If what you sell is not taxable in the state where the sale is sourced, whether you have nexus or not you have no further responsibilities. If what you sell is taxable, you are one step closer to having to collect tax.
4. Remote Seller Notice and Reporting Requirements: This will only come into play if an eCommerce seller does not have nexus, the seller's products are taxable, the state has passed a remote seller nexus and reporting requirement, and the seller exceeds the thresholds imposed by the statute. There are about ten states so far that have passed these types of statutes.
The statutes are designed to make life so miserable for sellers, hat sellers "voluntarily register to collect sales tax. They make life miserable by imposing extra communications burdens and usurious penalties for failure to comply.
Personally, I am aghast that a state can virtually extort you to collect their sales tax when under current law you do not even have nexus. However, Colorado introduced this concept back in 2010. The Direct Marketing Association (DMA) tied it up in the courts for seven years and it went to the US Supreme Court twice.
The first time the Court heard the case they said it was not a tax and sent it back to the lower court who decided for CO. It was appealed back to the Court who refused to hear it in December 2016. Colorado implemented their statute in July of 2017 and many states have jumped on board since then.
Some of the more recent states make CO look very generous. States like OK, PA, RI, and WA have extremely low thresholds and minimum penalties that start at $10,000-$20,000. If you register to collect sales tax, the requirements and potential penalties go away. Legal extortion if you ask me.
5. Materiality: Just because a state says you should do something does not necessarily mean that it makes good business sense to do so. Especially if it costs more to comply, then the total of any back taxes penalty and interest if the state finds you.
In general, I cannot make the math work if a seller's taxable sales in the state are less than $3000 annually. That does not mean that at $3001 a seller should start collecting taxes. Each seller needs to set their own threshold.

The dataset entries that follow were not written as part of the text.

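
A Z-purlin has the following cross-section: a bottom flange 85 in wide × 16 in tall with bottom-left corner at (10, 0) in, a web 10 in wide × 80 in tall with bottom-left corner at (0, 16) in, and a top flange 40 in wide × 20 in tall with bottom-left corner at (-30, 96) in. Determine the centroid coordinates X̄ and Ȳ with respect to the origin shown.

X̄ = 22.77 in, Ȳ = 47.46 in

Part | A | x̄ᵢ | ȳᵢ | A·x̄ᵢ | A·ȳᵢ
bottom flange | 1360.00 | 52.50 | 8.00 | 71400.00 | 10880.00
web | 800.00 | 5.00 | 56.00 | 4000.00 | 44800.00
top flange | 800.00 | -10.00 | 106.00 | -8000.00 | 84800.00
Σ | 2960.00 |  |  | 67400.00 | 140480.00
X̄ = 67400.00 / 2960.00 = 22.77 in
Ȳ = 140480.00 / 2960.00 = 47.46 in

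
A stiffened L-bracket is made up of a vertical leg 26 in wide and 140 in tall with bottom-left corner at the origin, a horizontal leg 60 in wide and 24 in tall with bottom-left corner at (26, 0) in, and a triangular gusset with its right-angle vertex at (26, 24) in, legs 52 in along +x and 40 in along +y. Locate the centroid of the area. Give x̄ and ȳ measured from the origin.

Part | A | x̄ᵢ | ȳᵢ | A·x̄ᵢ | A·ȳᵢ
vertical leg | 3640.00 | 13.00 | 70.00 | 47320.00 | 254800.00
horizontal leg | 1440.00 | 56.00 | 12.00 | 80640.00 | 17280.00
gusset | 1040.00 | 43.33 | 37.33 | 45066.67 | 38826.67
Σ | 6120.00 |  |  | 173026.67 | 310906.67
x̄ = 173026.67 / 6120.00 = 28.27 in
ȳ = 310906.67 / 6120.00 = 50.80 in

x̄ = 28.27 in, ȳ = 50.80 in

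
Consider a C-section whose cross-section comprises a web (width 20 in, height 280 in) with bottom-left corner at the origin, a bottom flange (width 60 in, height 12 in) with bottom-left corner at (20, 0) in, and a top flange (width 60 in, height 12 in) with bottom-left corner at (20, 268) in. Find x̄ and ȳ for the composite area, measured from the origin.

x̄ = 18.18 in, ȳ = 140.00 in

web: A = 20 × 280 = 5600.00, centroid at (10.00, 140.00).
bottom flange: A = 60 × 12 = 720.00, centroid at (50.00, 6.00).
top flange: A = 60 × 12 = 720.00, centroid at (50.00, 274.00).
ΣA = 7040.00 in², ΣAx̄ = 128000.00 in³, ΣAȳ = 985600.00 in³.
x̄ = 128000.00/7040.00 = 18.18 in; ȳ = 985600.00/7040.00 = 140.00 in.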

Three things to keep in mind when determining your threshold are your risk tolerance, your profit margins and your cash reserves. It is counter-intuitive but the smaller your profit margin, the smaller your cash reserves the lower your threshold should be.
Sales tax does not need to be collected on every sale made by an eCommerce seller. Sellers only need to worry when they have nexus where the product was delivered (benefit received), the sale is taxable in that state, and overall exposure is a material in that state.

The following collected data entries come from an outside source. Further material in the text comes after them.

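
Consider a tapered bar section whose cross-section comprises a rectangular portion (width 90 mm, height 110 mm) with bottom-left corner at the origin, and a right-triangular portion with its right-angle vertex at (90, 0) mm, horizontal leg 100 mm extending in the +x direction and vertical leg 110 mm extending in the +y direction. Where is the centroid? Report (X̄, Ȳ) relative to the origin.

Part | A | x̄ᵢ | ȳᵢ | A·x̄ᵢ | A·ȳᵢ
rectangular portion | 9900.00 | 45.00 | 55.00 | 445500.00 | 544500.00
triangular portion | 5500.00 | 123.33 | 36.67 | 678333.33 | 201666.67
Σ | 15400.00 |  |  | 1123833.33 | 746166.67
X̄ = 1123833.33 / 15400.00 = 72.98 mm
Ȳ = 746166.67 / 15400.00 = 48.45 mm

X̄ = 72.98 mm, Ȳ = 48.45 mm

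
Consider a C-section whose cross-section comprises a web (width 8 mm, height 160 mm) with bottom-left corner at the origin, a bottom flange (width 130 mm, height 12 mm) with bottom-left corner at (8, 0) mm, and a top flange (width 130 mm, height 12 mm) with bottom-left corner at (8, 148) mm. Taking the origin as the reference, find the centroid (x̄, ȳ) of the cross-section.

web: A = 8 × 160 = 1280.00, centroid at (4.00, 80.00).
bottom flange: A = 130 × 12 = 1560.00, centroid at (73.00, 6.00).
top flange: A = 130 × 12 = 1560.00, centroid at (73.00, 154.00).
ΣA = 4400.00 mm²
ΣAx̄ = (1280.00)(4.00) + (1560.00)(73.00) + (1560.00)(73.00) = 232880.00 mm³
ΣAȳ = (1280.00)(80.00) + (1560.00)(6.00) + (1560.00)(154.00) = 352000.00 mm³
x̄ = 232880.00 / 4400.00 = 52.93 mm
ȳ = 352000.00 / 4400.00 = 80.00 mm

x̄ = 52.93 mm, ȳ = 80.00 mm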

If the answer to any of those questions is no you would generally not have to collect sales tax. A major exception would be if you are subject to a remote seller use tax notice and reporting statute. In that case, I strongly suggest you voluntarily register.
States are becoming more aggressive in finding sellers and new ways to force them to collect tax. We believe it is easier and cheaper to comply today, then to fight the state when they find you down the road. While there is a cost of complying, technology has advanced to the point where pricing has come way down and the process is a relatively simple one.